L'escapade avait un petit goût d'inconnu ; je n'avais jamais fréquenté Emmanuel de très près, et je dois bien avouer qu'il a été un compagnon idéal, avec lequel les discussions ont fusé jusqu'à la dernière minute dans le train du retour (et si je l'oins de compliments, ce n'est pas parce qu'il lit ce blog). Nous n'étions pas invités dans un cadre officiel, nous n'avions pas d'interventions prévues, et nous ne savions pas très bien à quoi nous attendre, tant en termes de contenu que d'ambiance.
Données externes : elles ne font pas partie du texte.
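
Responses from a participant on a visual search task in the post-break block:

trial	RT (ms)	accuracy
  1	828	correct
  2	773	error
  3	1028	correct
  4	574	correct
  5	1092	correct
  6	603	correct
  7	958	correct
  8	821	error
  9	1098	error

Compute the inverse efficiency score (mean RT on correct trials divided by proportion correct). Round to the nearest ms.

1271 ms

Correct trials (n=6): 828, 1028, 574, 1092, 603, 958
Mean correct RT = 5083/6 = 847.1667 ms
Proportion correct = 6/9
IES = 847.1667 / (6/9) = 1270.750 ms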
Eh bien, c'était une très belle expérience. À titre personnel, et même si ma carte d'identité prétend le contraire, je suis, en tant que chercheur tout au moins, relativement jeune ; je n'avais jamais participé à un tel colloque – le seul qui pouvait s'en rapprocher un peu était un événement philosophico-anthropologique organisé à Nanterre il y a trois ans, dans lequel j'intervenais, et où j'avais eu le sentiment d'être quelque chose comme un technicien informatique convié à donner son opinion dans un concile de théologie. À Cambridge, la rencontre était d'autant plus excitante pour moi qu'elle rassemblait plusieurs noms de chercheurs (essentiellement américains) dont j'avais lu les textes, que j'avais éventuellement critiqués dans ce blog, ou dont j'avais cité les travaux dans mes articles : je ne peux les citer tous, mais je pense en particulier à James Woodburn, l'ethnologue « historique » des Hadza de Tanzanie qui, un peu avant A. Testart, avait insisté sur l'opposition entre chassuers-cueilleurs stockeurs et non stockeurs ; à Bryan Hayden, connu depuis longtemps pour insister sur les inégalités des chasseurs-cueilleurs de la Côte Nord-ouest... ou du Paléolithique ; à Raymond Kelly ou à Douglas Fry, spécialistes reconnus de la guerre ; ou à Paul Roscoe, fin connaisseur des peuples néo-guinéens au solide sens de l'humour – je ne peux résister au plaisir de le citer à propos des sociétés des Highlands qui, selon lui, avaient tant été étudiées que la famille typique y était constituée de papa, maman, des enfants et de l'anthropologue.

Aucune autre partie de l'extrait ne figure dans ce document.